E as estatísticas sobre o trabalho doméstico na América Latina e no Caribe revelam que o número de trabalhadores domésticos na região é alto. Como mostram as relatoras da ONU Mulheres Cossani, Patricia e Salvador Soledad (2020), o estudo realizado pela OIT com dados do Panorama Laboral do Escritório Regional para a América Latina e o Caribe (2018) revela que 18 milhões de pessoas estão engajadas em ao trabalho doméstico na região, 93% desse percentual são mulheres, e os países que mais recorrem ao trabalho doméstico são: Brasil com 14,4%, Paraguai com 17,2% e Argentina com 16,6%.
A situação das trabalhadoras domésticas se agravou ainda mais com a chegada da pandemia, as irregularidades e abusos com as trabalhadoras é algo que tem preocupado organizações internacionais como a ONU Mulheres e os sindicatos da região. Vale ressaltar que a primeira vítima da COVID-19 no Brasil foi justamente uma empregada doméstica, Cleonice Gonçalves, 63 anos, que foi infectada pelos donos da casa assim que voltou de uma viagem à Itália.
Apesar de as trabalhadoras domésticas da região lutarem por melhorias, elas não podem garantir o cumprimento das leis porque na região, durante a pandemia, houve flexibilização de contratos e redução de salários mensais, o que gerou negociações entre empregador e empregado que, obviamente, manterão a ordem hierárquica da opressão sexual e racial, conforme apresentado por Teixeira (2021).

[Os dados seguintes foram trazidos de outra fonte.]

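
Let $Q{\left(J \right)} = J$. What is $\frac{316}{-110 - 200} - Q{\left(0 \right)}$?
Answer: $- \frac{158}{155} \approx -1.0194$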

Não há material suficiente que analise e compare a condição dos trabalhadores domésticos na região sul-americana durante esta pandemia. É por isso que considero importante que mais pesquisadores se esforcem para demonstrar como a flexibilização da jornada de trabalho para os trabalhadores domésticos violou muitas leis trabalhistas. No Brasil, por exemplo, a reforma trabalhista realizada em 2017 afetou a Proposta de Emenda Constitucional 72/2013, conhecida como PEC dos trabalhadores domésticos, que deixou os trabalhadores domésticos totalmente desassistidos durante a Pandemia.
Os trabalhadores foram impedidos de cumprir todas as recomendações de cuidado e prevenção da Organização Mundial da Saúde, sob o argumento de que o trabalho doméstico era um trabalho essencial para uma determinada classe social privilegiada. Muitas mulheres, por exemplo, não conseguiram fazer o Lockdown (confinamento) em suas casas, as necropolíticas do estado colocam em risco a vida de milhares de trabalhadores, assim como a de suas famílias e seu meio ambiente. As rendas familiares emergenciais foram atrasadas na região e por alguns meses, principalmente se considerarmos que a pandemia não terminou definitivamente e que em mais de dois anos de combate ao COVID-19, as desigualdades aumentaram consideravelmente. Quantos corpos negros mais terão que morrer para manter os caprichos das classes mais altas e dos corpos mais brancos?